As an organization with a mission to get practical, actionable research into the hands of social services groups and government officials, PolicyWise has a unique view of the pandemic. With the help of $35,000 from Edmonton Community Foundation (ECF), they spent much of the summer and fall surveying front-line agencies across the province, with the goal of improving online delivery of services that were almost exclusively face-to-face pre-COVID.
From this broad base, they have hit on what might be a universal rule of community support: Whatever you’re doing, and however you’re doing it, it’s about making sure people feel truly connected, but to you and their wider communities.
“People and relationships are always at the heart of the work non-profits do,” explains Carley Piatt, project manager of PolicyWise’s new report, Pivoting to Online Programming During COVID-19. “It’s always about connection, and it doesn’t really matter which way. The challenge through the pandemic has been in exploring and staying in touch in creative ways.”
The report collects some of the best practices service providers have found, synthesizing them into techniques and tricks that PolicyWise hopes organizations can start implementing in more systematic ways.
“ECF was excited to support this research as we take the lessons learned during the pandemic and carry that knowledge forward to strengthen the nonprofit sector in the future,” Nneka Otogbolu, ECF’s Director of Communications and Equity Strategy, says.
Though it has undeniably been a challenging time, with the transition often as difficult for organizations trying to provide services as it is for people attempting to access them, the need for rapid response and constant readjustment has at least given these groups plenty of experience in a very short while.
“Everyone was in the deep end the entire time,” says Piatt. “Things happened faster and we learned more, because if something wasn’t working one week, they had to try something new the next week.”

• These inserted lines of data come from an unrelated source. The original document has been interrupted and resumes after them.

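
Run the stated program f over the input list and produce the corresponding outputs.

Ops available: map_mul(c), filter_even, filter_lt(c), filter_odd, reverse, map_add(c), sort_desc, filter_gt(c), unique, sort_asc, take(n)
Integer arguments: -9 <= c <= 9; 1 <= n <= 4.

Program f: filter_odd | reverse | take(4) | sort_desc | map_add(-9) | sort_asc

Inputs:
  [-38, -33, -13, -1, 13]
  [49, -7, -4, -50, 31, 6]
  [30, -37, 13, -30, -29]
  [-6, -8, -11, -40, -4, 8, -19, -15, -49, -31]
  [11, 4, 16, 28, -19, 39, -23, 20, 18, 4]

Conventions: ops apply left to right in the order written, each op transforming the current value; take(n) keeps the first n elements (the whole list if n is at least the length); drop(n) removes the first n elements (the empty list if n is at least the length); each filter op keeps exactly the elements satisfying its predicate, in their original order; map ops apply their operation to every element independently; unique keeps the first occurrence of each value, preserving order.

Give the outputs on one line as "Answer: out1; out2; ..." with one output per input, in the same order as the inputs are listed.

Execution, op by op:
  [-38, -33, -13, -1, 13] -> [-33, -13, -1, 13] -> [13, -1, -13, -33] -> [13, -1, -13, -33] -> [13, -1, -13, -33] -> [4, -10, -22, -42] -> [-42, -22, -10, 4]
  [49, -7, -4, -50, 31, 6] -> [49, -7, 31] -> [31, -7, 49] -> [31, -7, 49] -> [49, 31, -7] -> [40, 22, -16] -> [-16, 22, 40]
  [30, -37, 13, -30, -29] -> [-37, 13, -29] -> [-29, 13, -37] -> [-29, 13, -37] -> [13, -29, -37] -> [4, -38, -46] -> [-46, -38, 4]
  [-6, -8, -11, -40, -4, 8, -19, -15, -49, -31] -> [-11, -19, -15, -49, -31] -> [-31, -49, -15, -19, -11] -> [-31, -49, -15, -19] -> [-15, -19, -31, -49] -> [-24, -28, -40, -58] -> [-58, -40, -28, -24]
  [11, 4, 16, 28, -19, 39, -23, 20, 18, 4] -> [11, -19, 39, -23] -> [-23, 39, -19, 11] -> [-23, 39, -19, 11] -> [39, 11, -19, -23] -> [30, 2, -28, -32] -> [-32, -28, 2, 30]

[-42, -22, -10, 4]; [-16, 22, 40]; [-46, -38, 4]; [-58, -40, -28, -24]; [-32, -28, 2, 30]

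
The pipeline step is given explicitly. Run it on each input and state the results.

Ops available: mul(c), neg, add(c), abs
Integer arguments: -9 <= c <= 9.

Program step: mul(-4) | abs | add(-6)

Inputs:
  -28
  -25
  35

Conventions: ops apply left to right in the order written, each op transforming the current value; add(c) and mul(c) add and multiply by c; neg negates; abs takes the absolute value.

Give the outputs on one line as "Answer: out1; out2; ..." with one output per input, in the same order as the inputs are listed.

106; 94; 134

Execution, op by op:
  -28 -> 112 -> 112 -> 106
  -25 -> 100 -> 100 -> 94
  35 -> -140 -> 140 -> 134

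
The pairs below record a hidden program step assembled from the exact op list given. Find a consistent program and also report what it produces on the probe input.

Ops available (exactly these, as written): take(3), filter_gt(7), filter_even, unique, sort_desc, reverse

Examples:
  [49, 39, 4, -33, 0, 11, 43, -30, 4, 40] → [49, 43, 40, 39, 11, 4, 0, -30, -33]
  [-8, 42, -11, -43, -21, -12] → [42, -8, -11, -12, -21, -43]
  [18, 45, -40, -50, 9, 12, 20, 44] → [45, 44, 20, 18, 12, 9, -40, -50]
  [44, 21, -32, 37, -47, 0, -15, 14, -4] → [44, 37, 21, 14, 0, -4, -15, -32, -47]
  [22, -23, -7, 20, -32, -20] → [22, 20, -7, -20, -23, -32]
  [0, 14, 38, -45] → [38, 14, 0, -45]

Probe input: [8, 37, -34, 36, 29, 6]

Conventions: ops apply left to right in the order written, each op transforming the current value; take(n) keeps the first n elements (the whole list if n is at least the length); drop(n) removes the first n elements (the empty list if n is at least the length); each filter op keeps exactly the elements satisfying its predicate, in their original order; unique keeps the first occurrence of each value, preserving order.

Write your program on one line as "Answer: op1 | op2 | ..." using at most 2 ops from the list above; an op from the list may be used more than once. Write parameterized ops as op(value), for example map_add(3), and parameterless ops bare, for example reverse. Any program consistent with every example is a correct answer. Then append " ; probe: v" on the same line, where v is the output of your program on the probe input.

sort_desc | unique ; probe: [37, 36, 29, 8, 6, -34]

Check, running the answer program on each example:
  [49, 39, 4, -33, 0, 11, 43, -30, 4, 40] -> [49, 43, 40, 39, 11, 4, 4, 0, -30, -33] -> [49, 43, 40, 39, 11, 4, 0, -30, -33]
  [-8, 42, -11, -43, -21, -12] -> [42, -8, -11, -12, -21, -43] -> [42, -8, -11, -12, -21, -43]
  [18, 45, -40, -50, 9, 12, 20, 44] -> [45, 44, 20, 18, 12, 9, -40, -50] -> [45, 44, 20, 18, 12, 9, -40, -50]
  [44, 21, -32, 37, -47, 0, -15, 14, -4] -> [44, 37, 21, 14, 0, -4, -15, -32, -47] -> [44, 37, 21, 14, 0, -4, -15, -32, -47]
  [22, -23, -7, 20, -32, -20] -> [22, 20, -7, -20, -23, -32] -> [22, 20, -7, -20, -23, -32]
  [0, 14, 38, -45] -> [38, 14, 0, -45] -> [38, 14, 0, -45]
  probe: [8, 37, -34, 36, 29, 6] -> [37, 36, 29, 8, 6, -34] -> [37, 36, 29, 8, 6, -34]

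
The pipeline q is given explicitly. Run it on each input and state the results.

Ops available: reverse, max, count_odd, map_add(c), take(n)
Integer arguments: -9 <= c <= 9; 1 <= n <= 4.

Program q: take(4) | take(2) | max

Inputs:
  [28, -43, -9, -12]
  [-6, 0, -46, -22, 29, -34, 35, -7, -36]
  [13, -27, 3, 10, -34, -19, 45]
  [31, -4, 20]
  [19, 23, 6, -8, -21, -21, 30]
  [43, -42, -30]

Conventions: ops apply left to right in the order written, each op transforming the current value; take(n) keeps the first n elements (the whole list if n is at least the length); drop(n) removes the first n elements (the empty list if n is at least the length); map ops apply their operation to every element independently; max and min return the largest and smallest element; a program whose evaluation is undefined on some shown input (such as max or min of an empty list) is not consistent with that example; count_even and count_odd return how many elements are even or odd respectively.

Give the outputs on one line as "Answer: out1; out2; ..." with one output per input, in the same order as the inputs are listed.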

Piatt also indicates that some of what’s come to light from adapting to COVID can and will be used after the pandemic. As long as you can maintain that crucial relationship, online and other forms of distant connection do allow organizations to reach communities that face physical barriers.
“It has allowed people to participate in new ways,” says Piatt. “You can connect with rural people, people with mobility issues, family issues — people can access these things on their own time in their own way, and that’s something that can carry over after the pandemic.”
Though it’s hardly the learning environment anyone would have chosen, the work that PolicyWise highlights could have a silver lining for the city’s non-profit service providers for a long time to come.